The menu was simple and could be guessed at from the counter contents. Rob had rump steak that he said could be mistaken for fillet as it was the most tender and tasty he had had for years, and I had a calamari skewer with peppers and onions and inch wide strips of sweet and tender calamari seared so the edges crinkled like brown lace. The service was almost instant and the turnover at the tables was brisk. A quick meal and the diners were off, but not before our Portuguese neighbour said I must put lots of olive oil on my calamari to keep it moist. Our new neighbours started their holiday by renting a hire car at Faro Airport and were coast hopping as far a Porto before flying home from Lisbon. They ordered sardinhas and were not sure what to do with them. We laughed and made a few suggestions, “Head off, tail off, open along the back”.
 
We sipped the blanco wine from the Douro region as the kind man topped us up before returning the bottle to the fridge with all the other open ones. I wondered if he ever poured the wrong one at table, but then there was no room for the bottle on the table anyway. The kitchen organisation was brilliant with starters, salads and cooked veg all prepared in advance and the latter kept in a heated cupboard. The staff, family members I think, were very busy and smiling, sharing jobs with a liquid style that comes from experience and working together in harmony. In just over an hour we were done.
 
By contrast in the Artistas in Lagos the waiter encouraged us to pause between courses and we got to know a lot about him. From the Ukraine, his Russian mother and Ukrainian father brought him to safe and beautiful Portugal when he was nine and he has now taken on the nationality. He learned English from children’s programmes with English sub-titles and from working with tourists for years. The house was built on the ruins left by the 1755 earthquake and the garden was surrounded by a sandstone wall and dotted with a subtle and effective mixture of real and artificial plants that blended different hues of green. White LED lights shone up into the branches of the trees and green lights shone down from the cream umbrellas over the tables. There was no question of chatting to the neighbouring tables as they were insulated by the space and potted trees around them. The atmosphere was serene, quiet and restful. The crudity of seeing the unprepared food was eradicated and only in its most sophisticated, nouveau cuisine form, was it brought to the table by smartly uniformed waiters to whom the name of the game was refinement and perfection.
 
While we were still menu gazing the chef came up with delicate crab pate and three types of bread, followed by carrot, orange and vanilla soup accompanied by half a quails egg, broccoli and roasted tofu in soy sauce.
 
Then, to start with (!) I had black prawns smothered in some sort of froth with curry flavoured rice and Rob had different cheeses, then he tucked into pork medallions on seared aubergine slices and I had home-made pasta with truffles and saffron stems.
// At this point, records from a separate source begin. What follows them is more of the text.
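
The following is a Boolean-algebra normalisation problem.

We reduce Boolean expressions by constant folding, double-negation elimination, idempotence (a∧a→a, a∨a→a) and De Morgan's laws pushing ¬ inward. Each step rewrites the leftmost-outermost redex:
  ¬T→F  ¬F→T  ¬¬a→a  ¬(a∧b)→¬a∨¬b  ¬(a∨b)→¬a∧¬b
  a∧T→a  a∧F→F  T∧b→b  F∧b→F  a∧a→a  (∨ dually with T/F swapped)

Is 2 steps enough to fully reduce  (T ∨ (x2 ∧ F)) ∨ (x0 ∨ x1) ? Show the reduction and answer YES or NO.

Answer: YES — reaches normal form T in 2 ≤ 2 steps

Derivation:
  start: (T ∨ (x2 ∧ F)) ∨ (x0 ∨ x1)
  [1] T ∨ (x0 ∨ x1)
  [2] T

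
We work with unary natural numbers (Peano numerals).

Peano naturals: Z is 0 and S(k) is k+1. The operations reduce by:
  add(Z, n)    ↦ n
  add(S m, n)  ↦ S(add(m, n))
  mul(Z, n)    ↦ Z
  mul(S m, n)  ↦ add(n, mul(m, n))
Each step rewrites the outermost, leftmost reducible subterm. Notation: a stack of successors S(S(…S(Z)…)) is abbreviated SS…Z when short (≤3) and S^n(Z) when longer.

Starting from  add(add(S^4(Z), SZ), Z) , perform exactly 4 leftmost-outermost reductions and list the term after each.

Answer: after 4 steps: S(S(add(add(SSZ, SZ), Z)))

Derivation:
  start: add(add(S^4(Z), SZ), Z)
  [1] add(S(add(SSSZ, SZ)), Z)
  [2] S(add(add(SSSZ, SZ), Z))
  [3] S(add(S(add(SSZ, SZ)), Z))
  [4] S(S(add(add(SSZ, SZ), Z)))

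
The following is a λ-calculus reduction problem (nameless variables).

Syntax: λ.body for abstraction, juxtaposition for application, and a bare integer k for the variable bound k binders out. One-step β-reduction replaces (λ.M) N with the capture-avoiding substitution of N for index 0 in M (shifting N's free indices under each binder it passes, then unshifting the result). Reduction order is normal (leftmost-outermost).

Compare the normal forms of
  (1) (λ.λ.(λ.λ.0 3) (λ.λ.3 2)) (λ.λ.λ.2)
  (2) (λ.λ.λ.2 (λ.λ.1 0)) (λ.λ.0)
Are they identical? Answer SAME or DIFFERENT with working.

Answer: DIFFERENT — A ⇓ λ.λ.0 (λ.λ.λ.2), B ⇓ λ.λ.λ.0

Derivation:
Term A:
  start: (λ.λ.(λ.λ.0 3) (λ.λ.3 2)) (λ.λ.λ.2)
  →1  λ.(λ.λ.0 (λ.λ.λ.2)) (λ.λ.(λ.λ.λ.2) 2)
  →2  λ.λ.0 (λ.λ.λ.2)

Term B:
  start: (λ.λ.λ.2 (λ.λ.1 0)) (λ.λ.0)
  →1  λ.λ.(λ.λ.0) (λ.λ.1 0)
  →2  λ.λ.λ.0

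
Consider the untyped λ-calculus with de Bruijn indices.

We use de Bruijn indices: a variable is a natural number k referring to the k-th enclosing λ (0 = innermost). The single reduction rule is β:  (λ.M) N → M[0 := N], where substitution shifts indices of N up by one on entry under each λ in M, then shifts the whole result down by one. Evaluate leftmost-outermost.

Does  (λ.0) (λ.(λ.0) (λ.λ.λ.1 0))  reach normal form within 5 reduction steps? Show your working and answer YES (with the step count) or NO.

  start: (λ.0) (λ.(λ.0) (λ.λ.λ.1 0))
  [1] λ.(λ.0) (λ.λ.λ.1 0)
  [2] λ.λ.λ.λ.1 0

Answer: YES — reaches normal form λ.λ.λ.λ.1 0 in 2 ≤ 5 steps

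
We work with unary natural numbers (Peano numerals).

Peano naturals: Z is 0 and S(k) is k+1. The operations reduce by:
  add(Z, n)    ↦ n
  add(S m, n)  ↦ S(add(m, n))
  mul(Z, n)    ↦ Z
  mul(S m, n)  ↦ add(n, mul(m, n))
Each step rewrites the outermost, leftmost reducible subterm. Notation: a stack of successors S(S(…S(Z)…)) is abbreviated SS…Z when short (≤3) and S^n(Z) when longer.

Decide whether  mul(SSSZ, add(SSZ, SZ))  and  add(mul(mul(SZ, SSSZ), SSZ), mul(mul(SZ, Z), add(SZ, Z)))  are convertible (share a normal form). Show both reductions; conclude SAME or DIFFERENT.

Term A:
  start: mul(SSSZ, add(SSZ, SZ))
  [1] add(add(SSZ, SZ), mul(SSZ, add(SSZ, SZ)))
  [2] add(S(add(SZ, SZ)), mul(SSZ, add(SSZ, SZ)))
  [3] S(add(add(SZ, SZ), mul(SSZ, add(SSZ, SZ))))
  [4] S(add(S(add(Z, SZ)), mul(SSZ, add(SSZ, SZ))))
  [5] S(S(add(add(Z, SZ), mul(SSZ, add(SSZ, SZ)))))
  [6] S(S(add(SZ, mul(SSZ, add(SSZ, SZ)))))
  [7] S(S(S(add(Z, mul(SSZ, add(SSZ, SZ))))))
  [8] S(S(S(mul(SSZ, add(SSZ, SZ)))))
  [9] S(S(S(add(add(SSZ, SZ), mul(SZ, add(SSZ, SZ))))))
  [10] S(S(S(add(S(add(SZ, SZ)), mul(SZ, add(SSZ, SZ))))))
  [11] S(S(S(S(add(add(SZ, SZ), mul(SZ, add(SSZ, SZ)))))))
  [12] S(S(S(S(add(S(add(Z, SZ)), mul(SZ, add(SSZ, SZ)))))))
  [13] S(S(S(S(S(add(add(Z, SZ), mul(SZ, add(SSZ, SZ))))))))
  [14] S(S(S(S(S(add(SZ, mul(SZ, add(SSZ, SZ))))))))
  [15] S(S(S(S(S(S(add(Z, mul(SZ, add(SSZ, SZ)))))))))
  [16] S(S(S(S(S(S(mul(SZ, add(SSZ, SZ))))))))
  [17] S(S(S(S(S(S(add(add(SSZ, SZ), mul(Z, add(SSZ, SZ)))))))))
  [18] S(S(S(S(S(S(add(S(add(SZ, SZ)), mul(Z, add(SSZ, SZ)))))))))
  [19] S(S(S(S(S(S(S(add(add(SZ, SZ), mul(Z, add(SSZ, SZ))))))))))
  [20] S(S(S(S(S(S(S(add(S(add(Z, SZ)), mul(Z, add(SSZ, SZ))))))))))
  [21] S(S(S(S(S(S(S(S(add(add(Z, SZ), mul(Z, add(SSZ, SZ)))))))))))
  [22] S(S(S(S(S(S(S(S(add(SZ, mul(Z, add(SSZ, SZ)))))))))))
  [23] S(S(S(S(S(S(S(S(S(add(Z, mul(Z, add(SSZ, SZ))))))))))))
  [24] S(S(S(S(S(S(S(S(S(mul(Z, add(SSZ, SZ)))))))))))
  [25] S^9(Z)

Term B:
  start: add(mul(mul(SZ, SSSZ), SSZ), mul(mul(SZ, Z), add(SZ, Z)))
  [1] add(mul(add(SSSZ, mul(Z, SSSZ)), SSZ), mul(mul(SZ, Z), add(SZ, Z)))
  [2] add(mul(S(add(SSZ, mul(Z, SSSZ))), SSZ), mul(mul(SZ, Z), add(SZ, Z)))
  [3] add(add(SSZ, mul(add(SSZ, mul(Z, SSSZ)), SSZ)), mul(mul(SZ, Z), add(SZ, Z)))
  [4] add(S(add(SZ, mul(add(SSZ, mul(Z, SSSZ)), SSZ))), mul(mul(SZ, Z), add(SZ, Z)))
  [5] S(add(add(SZ, mul(add(SSZ, mul(Z, SSSZ)), SSZ)), mul(mul(SZ, Z), add(SZ, Z))))
  [6] S(add(S(add(Z, mul(add(SSZ, mul(Z, SSSZ)), SSZ))), mul(mul(SZ, Z), add(SZ, Z))))
  [7] S(S(add(add(Z, mul(add(SSZ, mul(Z, SSSZ)), SSZ)), mul(mul(SZ, Z), add(SZ, Z)))))
  [8] S(S(add(mul(add(SSZ, mul(Z, SSSZ)), SSZ), mul(mul(SZ, Z), add(SZ, Z)))))
  [9] S(S(add(mul(S(add(SZ, mul(Z, SSSZ))), SSZ), mul(mul(SZ, Z), add(SZ, Z)))))
  [10] S(S(add(add(SSZ, mul(add(SZ, mul(Z, SSSZ)), SSZ)), mul(mul(SZ, Z), add(SZ, Z)))))
  [11] S(S(add(S(add(SZ, mul(add(SZ, mul(Z, SSSZ)), SSZ))), mul(mul(SZ, Z), add(SZ, Z)))))
  [12] S(S(S(add(add(SZ, mul(add(SZ, mul(Z, SSSZ)), SSZ)), mul(mul(SZ, Z), add(SZ, Z))))))
  [13] S(S(S(add(S(add(Z, mul(add(SZ, mul(Z, SSSZ)), SSZ))), mul(mul(SZ, Z), add(SZ, Z))))))
  [14] S(S(S(S(add(add(Z, mul(add(SZ, mul(Z, SSSZ)), SSZ)), mul(mul(SZ, Z), add(SZ, Z)))))))
  [15] S(S(S(S(add(mul(add(SZ, mul(Z, SSSZ)), SSZ), mul(mul(SZ, Z), add(SZ, Z)))))))
  [16] S(S(S(S(add(mul(S(add(Z, mul(Z, SSSZ))), SSZ), mul(mul(SZ, Z), add(SZ, Z)))))))
  [17] S(S(S(S(add(add(SSZ, mul(add(Z, mul(Z, SSSZ)), SSZ)), mul(mul(SZ, Z), add(SZ, Z)))))))
  [18] S(S(S(S(add(S(add(SZ, mul(add(Z, mul(Z, SSSZ)), SSZ))), mul(mul(SZ, Z), add(SZ, Z)))))))
  [19] S(S(S(S(S(add(add(SZ, mul(add(Z, mul(Z, SSSZ)), SSZ)), mul(mul(SZ, Z), add(SZ, Z))))))))
  [20] S(S(S(S(S(add(S(add(Z, mul(add(Z, mul(Z, SSSZ)), SSZ))), mul(mul(SZ, Z), add(SZ, Z))))))))
  [21] S(S(S(S(S(S(add(add(Z, mul(add(Z, mul(Z, SSSZ)), SSZ)), mul(mul(SZ, Z), add(SZ, Z)))))))))
  [22] S(S(S(S(S(S(add(mul(add(Z, mul(Z, SSSZ)), SSZ), mul(mul(SZ, Z), add(SZ, Z)))))))))
  [23] S(S(S(S(S(S(add(mul(mul(Z, SSSZ), SSZ), mul(mul(SZ, Z), add(SZ, Z)))))))))
  [24] S(S(S(S(S(S(add(mul(Z, SSZ), mul(mul(SZ, Z), add(SZ, Z)))))))))
  [25] S(S(S(S(S(S(add(Z, mul(mul(SZ, Z), add(SZ, Z)))))))))
  [26] S(S(S(S(S(S(mul(mul(SZ, Z), add(SZ, Z))))))))
  [27] S(S(S(S(S(S(mul(add(Z, mul(Z, Z)), add(SZ, Z))))))))
  [28] S(S(S(S(S(S(mul(mul(Z, Z), add(SZ, Z))))))))
  [29] S(S(S(S(S(S(mul(Z, add(SZ, Z))))))))
  [30] S^6(Z)

Answer: DIFFERENT — A ⇓ S^9(Z), B ⇓ S^6(Z)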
The preparation again was done largely beforehand but the attention to detail reached artistic rather than rustic standards. In between courses the chef’s home-made lime sorbet cleansed the palate and for pudding we accepted his invitation, as written on the menu, to wander through their patisseri choice of tiny pastries, sorbets and sliced fruit in sweet liquor.
 
The prices also were at high contrast. The O Castello was yet another sufficient and affordable meal. The Artistas, we decided at the time, would be our sixth wedding anniversary celebration to justify the expense and the latter experience lasted nearly three hours. Both dining experiences were worthwhile, enjoyable and faultless in our view. Vive la contrast!
 
Now, back to reality. On the Sines evening I had decided to wear a long, body hugging horizontally stripped dress. Nice and easy to put on by just pulling it up sufficiently far for the stretchy fabric to cover most of my top. Remember the saying, ‘What goes up.......’ The evening was cooling as we left O Castello so I slipped my cotton jacket on and we explored this historic town in its after dark character. Vasco was gazing far out to sea from his plinth, other restaurants were full of people eating while they watched football and as we wandered back to the beach a group of people were approaching us. I was nice and warm now so happily unzipped my jacket looking forward to some cool air when I realised said bodice had now become a waist band. Rob, as you can imagine, was beside himself “Sort yourself out you 17th century tart!” The oncomers smiled kindly.